If you have tried and cannot think of any future possibilities,
you may simply state that you cannot think of anything.
Note that having something written down in the future-possibilities section
is not a reason to accept the current or a future JEP; such notes should be
in the section on motivation or rationale in this or subsequent JEPs. -->
See [`Generalise cell types` JEP](https://hackmd.io/EmDM0wm1Tli3VVW7KrTwJQ?both)

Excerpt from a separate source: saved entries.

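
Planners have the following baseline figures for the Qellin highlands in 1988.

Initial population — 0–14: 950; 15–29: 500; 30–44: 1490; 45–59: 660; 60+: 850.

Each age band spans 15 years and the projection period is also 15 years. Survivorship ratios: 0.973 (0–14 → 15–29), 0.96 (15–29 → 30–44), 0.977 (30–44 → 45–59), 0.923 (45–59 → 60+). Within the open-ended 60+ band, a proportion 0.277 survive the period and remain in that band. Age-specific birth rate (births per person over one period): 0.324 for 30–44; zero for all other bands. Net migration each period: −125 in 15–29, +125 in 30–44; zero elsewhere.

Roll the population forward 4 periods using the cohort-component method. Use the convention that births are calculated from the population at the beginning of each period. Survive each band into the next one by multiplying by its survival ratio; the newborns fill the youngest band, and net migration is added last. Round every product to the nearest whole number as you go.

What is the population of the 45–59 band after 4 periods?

After projecting period 1:
Births: 1490 * 0.324 = 483
15–29: 950 * 0.973 = 924
30–44: 500 * 0.96 = 480
45–59: 1490 * 0.977 = 1456
60+: 660 * 0.923 + 850 * 0.277 = 609 + 235 = 844
Net migration: 15–29 − 125 → 799; 30–44 + 125 → 605
End of period: [483, 799, 605, 1456, 844]
After projecting period 2:
Births: 605 * 0.324 = 196
15–29: 483 * 0.973 = 470
30–44: 799 * 0.96 = 767
45–59: 605 * 0.977 = 591
60+: 1456 * 0.923 + 844 * 0.277 = 1344 + 234 = 1578
Net migration: 15–29 − 125 → 345; 30–44 + 125 → 892
End of period: [196, 345, 892, 591, 1578]
After projecting period 3:
Births: 892 * 0.324 = 289
15–29: 196 * 0.973 = 191
30–44: 345 * 0.96 = 331
45–59: 892 * 0.977 = 871
60+: 591 * 0.923 + 1578 * 0.277 = 545 + 437 = 982
Net migration: 15–29 − 125 → 66; 30–44 + 125 → 456
End of period: [289, 66, 456, 871, 982]
After projecting period 4:
Births: 456 * 0.324 = 148
15–29: 289 * 0.973 = 281
30–44: 66 * 0.96 = 63
45–59: 456 * 0.977 = 446
60+: 871 * 0.923 + 982 * 0.277 = 804 + 272 = 1076
Net migration: 15–29 − 125 → 156; 30–44 + 125 → 188
End of period: [148, 156, 188, 446, 1076]

446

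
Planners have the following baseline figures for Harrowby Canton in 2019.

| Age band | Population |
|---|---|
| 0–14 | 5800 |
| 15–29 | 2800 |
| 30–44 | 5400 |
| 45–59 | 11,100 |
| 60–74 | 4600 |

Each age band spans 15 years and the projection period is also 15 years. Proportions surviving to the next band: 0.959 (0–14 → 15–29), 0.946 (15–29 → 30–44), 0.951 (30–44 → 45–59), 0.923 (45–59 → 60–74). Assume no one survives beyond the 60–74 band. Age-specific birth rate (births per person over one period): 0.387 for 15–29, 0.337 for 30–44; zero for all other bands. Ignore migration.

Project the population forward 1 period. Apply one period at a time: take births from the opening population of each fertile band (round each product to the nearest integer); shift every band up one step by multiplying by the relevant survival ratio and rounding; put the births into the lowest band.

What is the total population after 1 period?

Let group 1 be 0–14 through group 5 = 60–74.
Period 1:
Births: 2800 * 0.387 = 1084 ; 5400 * 0.337 = 1820 ⇒ total 2904
Group 2: 5800 * 0.959 = 5562
Group 3: 2800 * 0.946 = 2649
Group 4: 5400 * 0.951 = 5135
Group 5: 11100 * 0.923 = 10245
End of period: [2904, 5562, 2649, 5135, 10245]
Total after period 1: 2904 + 5562 + 2649 + 5135 + 10245 = 26495

26495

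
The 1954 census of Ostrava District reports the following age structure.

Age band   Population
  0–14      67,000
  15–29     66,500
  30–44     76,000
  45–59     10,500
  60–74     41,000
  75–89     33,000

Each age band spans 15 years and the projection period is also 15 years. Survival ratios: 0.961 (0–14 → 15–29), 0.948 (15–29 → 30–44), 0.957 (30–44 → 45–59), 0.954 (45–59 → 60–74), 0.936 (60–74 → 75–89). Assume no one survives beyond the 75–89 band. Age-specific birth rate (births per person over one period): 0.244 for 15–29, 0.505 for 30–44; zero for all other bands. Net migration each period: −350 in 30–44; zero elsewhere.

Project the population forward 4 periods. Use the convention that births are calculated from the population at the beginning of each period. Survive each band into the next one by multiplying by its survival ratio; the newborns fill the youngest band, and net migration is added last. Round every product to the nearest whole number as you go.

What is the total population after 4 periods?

276867

Period 1.
Births: 66500 * 0.244 = 16226, 76000 * 0.505 = 38380 → 54606
15–29: 67000 * 0.961 = 64387
30–44: 66500 * 0.948 = 63042
45–59: 76000 * 0.957 = 72732
60–74: 10500 * 0.954 = 10017
75–89: 41000 * 0.936 = 38376
Net migration: 30–44 − 350 → 62692
Population now: 0–14=54606, 15–29=64387, 30–44=62692, 45–59=72732, 60–74=10017, 75–89=38376
Period 2.
Births: 64387 * 0.244 = 15710, 62692 * 0.505 = 31659 → 47369
15–29: 54606 * 0.961 = 52476
30–44: 64387 * 0.948 = 61039
45–59: 62692 * 0.957 = 59996
60–74: 72732 * 0.954 = 69386
75–89: 10017 * 0.936 = 9376
Net migration: 30–44 − 350 → 60689
Population now: 0–14=47369, 15–29=52476, 30–44=60689, 45–59=59996, 60–74=69386, 75–89=9376
Period 3.
Births: 52476 * 0.244 = 12804, 60689 * 0.505 = 30648 → 43452
15–29: 47369 * 0.961 = 45522
30–44: 52476 * 0.948 = 49747
45–59: 60689 * 0.957 = 58079
60–74: 59996 * 0.954 = 57236
75–89: 69386 * 0.936 = 64945
Net migration: 30–44 − 350 → 49397
Population now: 0–14=43452, 15–29=45522, 30–44=49397, 45–59=58079, 60–74=57236, 75–89=64945
Period 4.
Births: 45522 * 0.244 = 11107, 49397 * 0.505 = 24945 → 36052
15–29: 43452 * 0.961 = 41757
30–44: 45522 * 0.948 = 43155
45–59: 49397 * 0.957 = 47273
60–74: 58079 * 0.954 = 55407
75–89: 57236 * 0.936 = 53573
Net migration: 30–44 − 350 → 42805
Population now: 0–14=36052, 15–29=41757, 30–44=42805, 45–59=47273, 60–74=55407, 75–89=53573
Total after period 4: 36052 + 41757 + 42805 + 47273 + 55407 + 53573 = 276867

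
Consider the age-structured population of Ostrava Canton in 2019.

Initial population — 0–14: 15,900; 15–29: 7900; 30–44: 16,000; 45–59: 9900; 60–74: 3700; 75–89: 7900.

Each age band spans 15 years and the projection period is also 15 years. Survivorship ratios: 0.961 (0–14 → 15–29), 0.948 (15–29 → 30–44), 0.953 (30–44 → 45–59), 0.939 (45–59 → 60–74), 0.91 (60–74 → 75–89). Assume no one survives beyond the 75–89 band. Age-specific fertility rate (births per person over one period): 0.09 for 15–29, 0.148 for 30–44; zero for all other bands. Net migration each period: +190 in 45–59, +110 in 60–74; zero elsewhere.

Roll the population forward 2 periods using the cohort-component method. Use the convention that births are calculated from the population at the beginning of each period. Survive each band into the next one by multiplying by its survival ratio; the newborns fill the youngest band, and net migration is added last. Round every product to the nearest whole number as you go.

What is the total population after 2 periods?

After projecting period 1:
Births: 7900 × 0.09 = 711, 16000 × 0.148 = 2368 → 3079
15–29: 15900 × 0.961 = 15280
30–44: 7900 × 0.948 = 7489
45–59: 16000 × 0.953 = 15248
60–74: 9900 × 0.939 = 9296
75–89: 3700 × 0.91 = 3367
Net migration: 45–59 + 190 → 15438; 60–74 + 110 → 9406
Population now: 0–14=3079, 15–29=15280, 30–44=7489, 45–59=15438, 60–74=9406, 75–89=3367
After projecting period 2:
Births: 15280 × 0.09 = 1375, 7489 × 0.148 = 1108 → 2483
15–29: 3079 × 0.961 = 2959
30–44: 15280 × 0.948 = 14485
45–59: 7489 × 0.953 = 7137
60–74: 15438 × 0.939 = 14496
75–89: 9406 × 0.91 = 8559
Net migration: 45–59 + 190 → 7327; 60–74 + 110 → 14606
Population now: 0–14=2483, 15–29=2959, 30–44=14485, 45–59=7327, 60–74=14606, 75–89=8559
Total after period 2: 2483 + 2959 + 14485 + 7327 + 14606 + 8559 = 50419

50419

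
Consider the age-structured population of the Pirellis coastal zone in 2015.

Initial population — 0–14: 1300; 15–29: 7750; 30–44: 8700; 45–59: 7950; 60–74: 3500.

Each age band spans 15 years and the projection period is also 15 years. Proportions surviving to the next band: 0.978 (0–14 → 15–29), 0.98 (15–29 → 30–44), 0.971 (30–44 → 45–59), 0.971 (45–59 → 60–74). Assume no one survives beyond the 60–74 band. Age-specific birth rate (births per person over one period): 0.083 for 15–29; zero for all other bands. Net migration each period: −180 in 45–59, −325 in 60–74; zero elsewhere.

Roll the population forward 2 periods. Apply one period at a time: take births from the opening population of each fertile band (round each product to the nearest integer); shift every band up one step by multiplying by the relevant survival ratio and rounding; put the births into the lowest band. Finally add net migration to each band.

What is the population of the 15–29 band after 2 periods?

629

Period 1.
Births: 7750 × 0.083 = 643
15–29: 1300 × 0.978 = 1271
30–44: 7750 × 0.98 = 7595
45–59: 8700 × 0.971 = 8448
60–74: 7950 × 0.971 = 7719
Net migration: 45–59 − 180 → 8268; 60–74 − 325 → 7394
Giving 643 / 1271 / 7595 / 8268 / 7394.
Period 2.
Births: 1271 × 0.083 = 105
15–29: 643 × 0.978 = 629
30–44: 1271 × 0.98 = 1246
45–59: 7595 × 0.971 = 7375
60–74: 8268 × 0.971 = 8028
Net migration: 45–59 − 180 → 7195; 60–74 − 325 → 7703
Giving 105 / 629 / 1246 / 7195 / 7703.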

Questions from the workshop:
1. Why do we use a list and allOf, instead of extraSchema being a dictionary with each key scoping to a specific part of the document?
- Multiple extensions should be able to add things to this list without conflicting.
- We wanted to conform to the allOf semantics on document validation, which makes it easier to use existing validation tooling.
- We wanted to preserve maximum flexibility moving forward for extra schemas possibly modifying various parts of the document. We'll start with extra schemas specifying metadata keys.
2. What happens if the notebook does not validate against one of the extra schemas?
- Right now, nbformat may refuse to open the notebook. Going forward, perhaps validation failure of the extra schemas should be a warning to the user rather than a hard refusal to open the notebook
3. How do we handle conflicts of extra schemas?
- Part of this proposal is to surface conflicts that right now are resulting in possible silent corruption (for example, two plugins using the same metadata key). With the extra schemas giving the intent of the structure, we can inform users and plugin developers of these conflicts _before_ they arise in practice, instead of silent corruption.